Xmotion show car blends tradition with high-tech
NISSAN BILLED ITS DETROIT MOTOR show Xmotion concept car as “a design exploration for a potentially groundbreaking compact SUV.”
It says the six-passenger, three-row Xmotion (pronounced “cross motion”) concept “fuses Japanese culture and traditional craftsmanship with American-style utility and new-generation Nissan Intelligent Mobility technology.”
Alfonso Albaisa, Nissan’s senior vice president of global design, says that “in the Xmotion concept, we explored the more rugged and powerful side of Nissan Intelligent Mobility.
“Bold and powerful forms and proportions are, upon closer inspection, contrasted with aspects of traditional Japanese craftsmanship expressed in a contemporary way.

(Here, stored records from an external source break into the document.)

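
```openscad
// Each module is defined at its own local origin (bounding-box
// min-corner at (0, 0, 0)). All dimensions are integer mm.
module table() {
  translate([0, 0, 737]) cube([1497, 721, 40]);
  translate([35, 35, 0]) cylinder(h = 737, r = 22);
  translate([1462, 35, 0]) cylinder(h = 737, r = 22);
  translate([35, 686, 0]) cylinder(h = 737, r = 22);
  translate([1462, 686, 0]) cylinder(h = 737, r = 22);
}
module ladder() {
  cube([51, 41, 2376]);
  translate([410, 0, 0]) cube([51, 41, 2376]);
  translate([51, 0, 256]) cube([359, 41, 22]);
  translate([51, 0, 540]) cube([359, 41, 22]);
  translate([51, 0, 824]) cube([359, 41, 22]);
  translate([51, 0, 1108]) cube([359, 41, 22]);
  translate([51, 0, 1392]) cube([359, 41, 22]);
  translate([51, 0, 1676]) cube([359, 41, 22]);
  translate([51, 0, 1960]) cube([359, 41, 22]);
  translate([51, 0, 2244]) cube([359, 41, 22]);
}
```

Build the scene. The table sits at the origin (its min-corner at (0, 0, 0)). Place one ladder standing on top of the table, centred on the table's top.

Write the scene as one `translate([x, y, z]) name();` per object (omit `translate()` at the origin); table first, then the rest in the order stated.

table();
translate([518, 340, 777]) ladder();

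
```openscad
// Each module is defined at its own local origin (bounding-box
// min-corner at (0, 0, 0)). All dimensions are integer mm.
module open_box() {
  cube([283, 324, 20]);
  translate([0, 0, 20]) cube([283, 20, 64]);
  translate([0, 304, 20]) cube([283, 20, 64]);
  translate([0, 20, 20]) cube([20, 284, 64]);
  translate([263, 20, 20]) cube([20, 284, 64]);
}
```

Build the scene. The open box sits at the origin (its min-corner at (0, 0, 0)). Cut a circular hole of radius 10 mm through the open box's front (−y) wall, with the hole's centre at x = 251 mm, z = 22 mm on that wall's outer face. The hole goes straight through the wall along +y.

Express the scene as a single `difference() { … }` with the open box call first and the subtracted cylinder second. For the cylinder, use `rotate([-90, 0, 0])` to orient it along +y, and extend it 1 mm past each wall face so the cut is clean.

difference() {
  open_box();
  translate([251, -1, 22]) rotate([-90, 0, 0]) cylinder(h = 22, r = 10);
}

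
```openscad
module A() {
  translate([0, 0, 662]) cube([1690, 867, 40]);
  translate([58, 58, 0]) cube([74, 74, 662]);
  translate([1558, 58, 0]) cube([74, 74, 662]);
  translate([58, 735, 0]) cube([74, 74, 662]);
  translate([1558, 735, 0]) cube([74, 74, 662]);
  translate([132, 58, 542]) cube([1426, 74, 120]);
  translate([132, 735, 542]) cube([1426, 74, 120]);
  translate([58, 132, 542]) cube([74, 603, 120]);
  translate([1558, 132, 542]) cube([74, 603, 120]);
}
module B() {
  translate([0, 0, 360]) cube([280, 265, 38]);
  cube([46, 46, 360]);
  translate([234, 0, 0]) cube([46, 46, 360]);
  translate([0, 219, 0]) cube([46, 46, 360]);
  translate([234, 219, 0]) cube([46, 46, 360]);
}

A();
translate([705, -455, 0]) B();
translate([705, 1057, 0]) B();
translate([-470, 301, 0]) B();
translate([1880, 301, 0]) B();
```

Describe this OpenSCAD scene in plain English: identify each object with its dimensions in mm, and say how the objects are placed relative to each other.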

“The exterior’s combination of western and eastern concepts continues inside the Xmotion, where advanced connectivity and autonomous technologies mix with modern Japanese digital art and cultural craftsmanship.”
Signalling the future of Nissan design, the Xmotion’s exterior uses understated sculptural lines, including unique U-shaped headlights and an evolution of the brand’s signature V-motion grille.

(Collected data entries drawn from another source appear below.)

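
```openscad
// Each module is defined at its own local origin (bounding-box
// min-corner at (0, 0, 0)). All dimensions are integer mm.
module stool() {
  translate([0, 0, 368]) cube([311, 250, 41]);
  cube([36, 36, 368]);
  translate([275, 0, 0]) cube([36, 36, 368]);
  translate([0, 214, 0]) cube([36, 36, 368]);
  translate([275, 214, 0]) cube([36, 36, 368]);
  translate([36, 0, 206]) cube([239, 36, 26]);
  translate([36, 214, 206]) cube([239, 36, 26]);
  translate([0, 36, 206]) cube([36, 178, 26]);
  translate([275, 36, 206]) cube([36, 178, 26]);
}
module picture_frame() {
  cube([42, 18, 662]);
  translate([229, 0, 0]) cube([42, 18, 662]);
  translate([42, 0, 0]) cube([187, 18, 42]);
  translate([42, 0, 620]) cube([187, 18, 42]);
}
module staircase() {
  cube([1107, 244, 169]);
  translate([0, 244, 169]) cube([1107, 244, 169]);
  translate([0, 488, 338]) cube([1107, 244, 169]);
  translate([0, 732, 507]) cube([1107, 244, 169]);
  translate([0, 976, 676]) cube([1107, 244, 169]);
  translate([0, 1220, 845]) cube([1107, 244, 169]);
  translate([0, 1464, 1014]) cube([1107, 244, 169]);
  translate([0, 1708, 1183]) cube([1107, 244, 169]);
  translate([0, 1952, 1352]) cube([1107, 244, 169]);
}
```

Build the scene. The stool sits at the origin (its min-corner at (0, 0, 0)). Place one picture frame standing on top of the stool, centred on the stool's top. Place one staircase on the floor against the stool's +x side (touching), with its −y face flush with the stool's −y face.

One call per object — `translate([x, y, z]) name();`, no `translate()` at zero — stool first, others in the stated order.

stool();
translate([20, 116, 409]) picture_frame();
translate([311, 0, 0]) staircase();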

The visual simplicity of the bodywork contrasts with the metal-crafted wheels. The mechanical tool-inspired wheels and all-terrain tyres are one piece, with the tyre tread physically laminated over the 21-inch aluminium-alloy wheels.

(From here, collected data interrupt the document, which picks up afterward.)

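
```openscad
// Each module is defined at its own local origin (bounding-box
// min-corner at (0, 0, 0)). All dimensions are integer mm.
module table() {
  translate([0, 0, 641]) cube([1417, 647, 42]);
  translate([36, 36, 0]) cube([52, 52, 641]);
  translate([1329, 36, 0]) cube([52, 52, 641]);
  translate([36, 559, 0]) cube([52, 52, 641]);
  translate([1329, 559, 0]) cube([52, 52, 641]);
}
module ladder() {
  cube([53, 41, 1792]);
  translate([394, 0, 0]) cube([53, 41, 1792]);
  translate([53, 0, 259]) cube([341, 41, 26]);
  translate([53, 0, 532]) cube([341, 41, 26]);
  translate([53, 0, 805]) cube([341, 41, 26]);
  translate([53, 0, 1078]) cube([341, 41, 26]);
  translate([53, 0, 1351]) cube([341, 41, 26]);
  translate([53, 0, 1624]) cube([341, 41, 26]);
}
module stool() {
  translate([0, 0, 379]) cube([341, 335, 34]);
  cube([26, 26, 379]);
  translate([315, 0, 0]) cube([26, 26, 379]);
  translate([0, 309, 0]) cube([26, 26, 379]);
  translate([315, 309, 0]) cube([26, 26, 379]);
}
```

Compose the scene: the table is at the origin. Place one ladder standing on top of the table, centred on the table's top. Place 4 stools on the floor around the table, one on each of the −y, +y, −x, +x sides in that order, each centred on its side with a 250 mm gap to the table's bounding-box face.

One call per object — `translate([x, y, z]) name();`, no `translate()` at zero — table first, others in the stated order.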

Additional exterior features include a retractable rooftop box and a unique tail light design inspired by Japanese woodwork.
The Xmotion’s long wheelbase and wheels pushed out to the extremes of the corners, allowed designers to create a fourplus-two seating layout.
There are three rows of side-by-side individual seats, and the cabin has been designed to provide “a perfect space for a young couple, another couple and two children or pets in the third row,” says Nissan.
The crafted interior design symbolises a Japanese landscape, honouring Nissan’s roots while incorporating advanced graphic user interfaces and autonomous driving technologies.
The interior itself was created with the imagery of a river on the floor, with the centre console acting as a bridge.
The console is the core of the interior design and uses a traditional Japanese architectural wood joinery technique, kanawa tsugi, which is found in the carpentry used to build temples and shrines.
The Xmotion concept’s instrument panel design is a modern interpretation of traditional Japanese kigumi wood joinery. Nissan says that by using the kigumi structure in the instrument panel and console, the vehicle’s interior suggests “a robust bone structure, creating a sense of strength and trust.”
The interior includes seven digital screen portions. Three main displays and left and right end displays span the width of the instrument panel. There’s also a “digital room mirror” in the ceiling and a centre console display.
Users can control the displays and infotainment system using gestures and eye movements. Intuitive controls and a voice command system allow drivers to focus on driving, helping them access various information easily and safely.
“We envision the Xmotion concept to be a highly functional SUV that can be driven every day, yet can take the owners and friends to a national park or recreation area on a whim,” Albaisa adds.
Nissan is no stranger to cutting edge SUV design. It introduced the Juke compact crossover in the early years of this decade, and the car was an instant success in Japan and Europe.
It’s a relatively-small seller here, but has been enormously successful elsewhere, helping to spur the growth of the then-new compact crossover class into the major market segment it is today.
Above: Nissan says it Xmotion concept unveiled at Detroit hints at styling theme for its future SUVS (left); U-shaped LED headlights and modified version of Nissan family grille dominate frontal styling (centre); Long wheelbase and wheel-at-each-corner layout allowed three rows of seats (right).